As a private equity investor, your objective is crystal clear—maximize value across your portfolio. As a leader of a growth equity backed company, you understand that speed is a critical component to success. The board wants to see successful traction against the low hanging growth opportunities identified during diligence.  Unfortunately many companies struggle to get any sort of momentum going. Why do some companies soar post-investment while others seem stuck?  We attribute it to four main reasons. (Spoiler alert: you can control all 4 of the reasons.) 

  1. Key stakeholders do not buy into the fact that future growth will require a fundamentally different approach. The “if it ain’t broke, don’t fix it” mentally runs strong in successful B2B SaaS companies, especially those that are still founder-led. The leaders and executives of these companies obviously know a thing or two about successfully growing a business, but it is critical these stakeholders acknowledge that post-investment growth will likely require a fundamentally different strategic approach.
  1. The organization lacks the necessary culture and mindset for fast growth. Employees at all levels need to feel a real sense of ownership and accountability when it comes to post-investment success. It is up to the leadership to communicate a clear growth vision that has specific and measurable goals and establish a bias toward action and forward progress, even in the face of incomplete information. Calculated risk-taking is encouraged and, as a result, it is clear that small failures or wrong decisions will not be punished.  
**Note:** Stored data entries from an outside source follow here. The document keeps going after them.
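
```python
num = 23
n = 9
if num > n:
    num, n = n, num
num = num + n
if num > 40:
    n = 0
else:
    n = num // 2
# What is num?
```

Trace:
`num = 23` → num = 23
`n = 9` → n = 9
`if num > n: ...` → num > n is True → num = 9; n = 23
`num = num + n` → num = 32
`if num > 40: ...` → num > 40 is False, take else branch → n = 16
So num = 32

Answer: 32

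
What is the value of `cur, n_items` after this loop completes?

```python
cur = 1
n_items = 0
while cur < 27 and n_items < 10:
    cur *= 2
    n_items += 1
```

Double until >= 27 or 10 iterations
`cur, n_items` takes the values: (1, 0) → (2, 0) → (2, 1) → (4, 1) → (4, 2) → (8, 2) → (8, 3) → (16, 3) → (16, 4) → (32, 4) → (32, 5)

Answer: 32, 5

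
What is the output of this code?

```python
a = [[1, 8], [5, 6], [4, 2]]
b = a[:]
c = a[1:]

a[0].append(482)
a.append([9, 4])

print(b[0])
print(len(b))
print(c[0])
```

Key concept: slice with nested mutation.
Step by step:
`a = [[1, 8], [5, 6], [4, 2]]` → a = [[1, 8], [5, 6], [4, 2]]
`b = a[:]` → b = [[1, 8], [5, 6], [4, 2]]
`c = a[1:]` → c = [[5, 6], [4, 2]]
`a[0].append(482)` → a = [[1, 8, 482], [5, 6], [4, 2]]; b = [[1, 8, 482], [5, 6], [4, 2]]
`a.append([9, 4])` → a = [[1, 8, 482], [5, 6], [4, 2], [9, 4]]
`print(b[0])` → prints [1, 8, 482]
`print(len(b))` → prints 3
`print(c[0])` → prints [5, 6]

Answer:
[1, 8, 482]
3
[5, 6]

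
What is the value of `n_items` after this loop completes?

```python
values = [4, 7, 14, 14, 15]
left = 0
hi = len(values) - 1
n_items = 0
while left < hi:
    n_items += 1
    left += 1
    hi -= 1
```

Iterations until pointers meet (list length 5)
`n_items` takes the values: 0 → 1 → 2

Answer: 2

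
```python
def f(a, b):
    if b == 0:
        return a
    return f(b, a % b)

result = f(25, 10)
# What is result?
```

f(25, 10) -> f(10, 5) -> f(5, 0) -> 5

Answer: 5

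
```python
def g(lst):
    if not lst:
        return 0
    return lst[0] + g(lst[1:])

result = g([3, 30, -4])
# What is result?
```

3 + 30 + (-4) + 0 = 29

Answer: 29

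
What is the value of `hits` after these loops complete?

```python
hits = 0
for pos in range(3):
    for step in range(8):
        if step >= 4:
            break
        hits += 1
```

Inner breaks at 4, outer runs 3 times
`hits` takes the values: 0 → 1 → 2 → 3 → 4 → 5 → 6 → 7 → 8 → 9 → 10 → 11 → 12

Answer: 12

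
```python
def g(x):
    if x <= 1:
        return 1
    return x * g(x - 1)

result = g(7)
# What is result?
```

g(7) = 7 * 6 * 5 * 4 * 3 * 2 * 1 = 5040

Answer: 5040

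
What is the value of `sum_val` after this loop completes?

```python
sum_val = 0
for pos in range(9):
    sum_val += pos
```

Sum of 0 to 8 = 36
`sum_val` takes the values: 0 → 1 → 3 → 6 → 10 → 15 → 21 → 28 → 36

Answer: 36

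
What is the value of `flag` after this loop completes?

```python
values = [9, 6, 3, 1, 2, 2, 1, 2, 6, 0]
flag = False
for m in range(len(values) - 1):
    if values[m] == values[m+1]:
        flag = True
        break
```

Check consecutive duplicates in [9, 6, 3, 1, 2, 2, 1, 2, 6, 0]
`flag` takes the values: False → True

Answer: True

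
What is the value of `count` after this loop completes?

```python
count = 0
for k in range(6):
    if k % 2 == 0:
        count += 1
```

Count numbers divisible by 2 in range(6)
`count` takes the values: 0 → 1 → 2 → 3

Answer: 3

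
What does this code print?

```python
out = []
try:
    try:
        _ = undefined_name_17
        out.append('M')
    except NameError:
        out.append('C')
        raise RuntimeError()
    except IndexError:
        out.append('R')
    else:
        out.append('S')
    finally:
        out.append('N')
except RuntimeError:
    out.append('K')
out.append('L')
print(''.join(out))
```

Execution trace: 'C' (inner except NameError) → 'N' (inner finally) → 'K' (outer except RuntimeError) → 'L' (after the try/except). Output: CNKL

Answer: CNKL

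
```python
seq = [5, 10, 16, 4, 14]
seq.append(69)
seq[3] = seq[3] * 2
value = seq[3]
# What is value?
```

Trace:
`seq = [5, 10, 16, 4, 14]` → seq = [5, 10, 16, 4, 14]
`seq.append(69)` → seq = [5, 10, 16, 4, 14, 69]
`seq[3] = seq[3] * 2` → seq = [5, 10, 16, 8, 14, 69]
`value = seq[3]` → value = 8
So value = 8

Answer: 8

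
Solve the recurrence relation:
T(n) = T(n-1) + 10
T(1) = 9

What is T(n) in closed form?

Unrolling: T(n) = T(1) + 10·(n-1) = 9 + 10(n-1) = 10n - 1.

Answer: T(n) = 10n - 1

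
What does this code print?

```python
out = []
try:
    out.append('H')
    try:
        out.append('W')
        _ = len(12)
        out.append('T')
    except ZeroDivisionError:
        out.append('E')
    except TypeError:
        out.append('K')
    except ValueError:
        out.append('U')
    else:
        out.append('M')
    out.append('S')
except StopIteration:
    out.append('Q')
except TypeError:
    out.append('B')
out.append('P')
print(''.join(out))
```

Execution trace: 'H' (try body) → 'W' (inner try body) → 'K' (inner except TypeError) → 'S' (try body, no exception) → 'P' (after the try/except). Output: HWKSP

Answer: HWKSP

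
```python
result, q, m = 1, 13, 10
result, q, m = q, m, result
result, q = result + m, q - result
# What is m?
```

Trace:
`result, q, m = 1, 13, 10` → result = 1; q = 13; m = 10
`result, q, m = q, m, result` → result = 13; q = 10; m = 1
`result, q = result + m, q - result` → result = 14; q = -3
So m = 1

Answer: 1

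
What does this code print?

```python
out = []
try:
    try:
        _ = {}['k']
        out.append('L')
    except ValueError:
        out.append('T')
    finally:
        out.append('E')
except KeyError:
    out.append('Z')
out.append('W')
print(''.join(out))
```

Execution trace: 'E' (inner finally) → 'Z' (outer except KeyError) → 'W' (after the try/except). Output: EZW

Answer: EZW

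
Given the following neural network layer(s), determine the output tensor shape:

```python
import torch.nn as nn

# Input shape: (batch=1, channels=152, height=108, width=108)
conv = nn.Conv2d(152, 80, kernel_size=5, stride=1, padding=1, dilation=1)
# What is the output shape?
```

Input: (1, 152, 108, 108) -> Output: (1, 80, 106, 106)

Answer: (1, 80, 106, 106)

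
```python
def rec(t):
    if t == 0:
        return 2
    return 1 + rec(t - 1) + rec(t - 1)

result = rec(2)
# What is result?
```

rec(t) = 1 + 2·rec(t-1), rec(0)=2. Closed form: (2+1)·2^2 - 1 = 11.

Answer: 11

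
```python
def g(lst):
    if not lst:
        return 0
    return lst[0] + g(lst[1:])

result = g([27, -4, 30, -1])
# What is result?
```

27 + (-4) + 30 + (-1) + 0 = 52

Answer: 52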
  1. Marketing is being undervalued or simply overlooked as a way to create meaningful, scalable value. Unless your portfolio company comes with leaders well-versed in growth marketing, the opportunity to deliver quick wins by leveraging underutilized assets and drive measurable growth through a well-coordinated, highly focused go-to-market strategy will remain untapped. Instead, resources will be spent (and sometimes wasted) pursuing more familiar but less effective paths to growth. For a successful growth marketing strategy, the entire organization needs to understand and believe in the potential of marketing as a growth driver.
  1. The organization is pausing on strategic growth marketing initiatives until it hires a new marketing leader. On average, it takes 6-12 months to find, hire, and onboard a new leader. Waiting to find a marketing leader before building a predictable and scalable growth-marketing engine means you are wasting valuable time. If your portfolio company has existing marketing resources, it is likely that they will be tasked with pursuing every tactic that the executive team and board find interesting. This uncoordinated approach is not only highly ineffective at producing meaningful impact, but it will make the team feel overworked and undervalued. In these situations, an experienced fractional leader can add immediate value and help bridge the gap.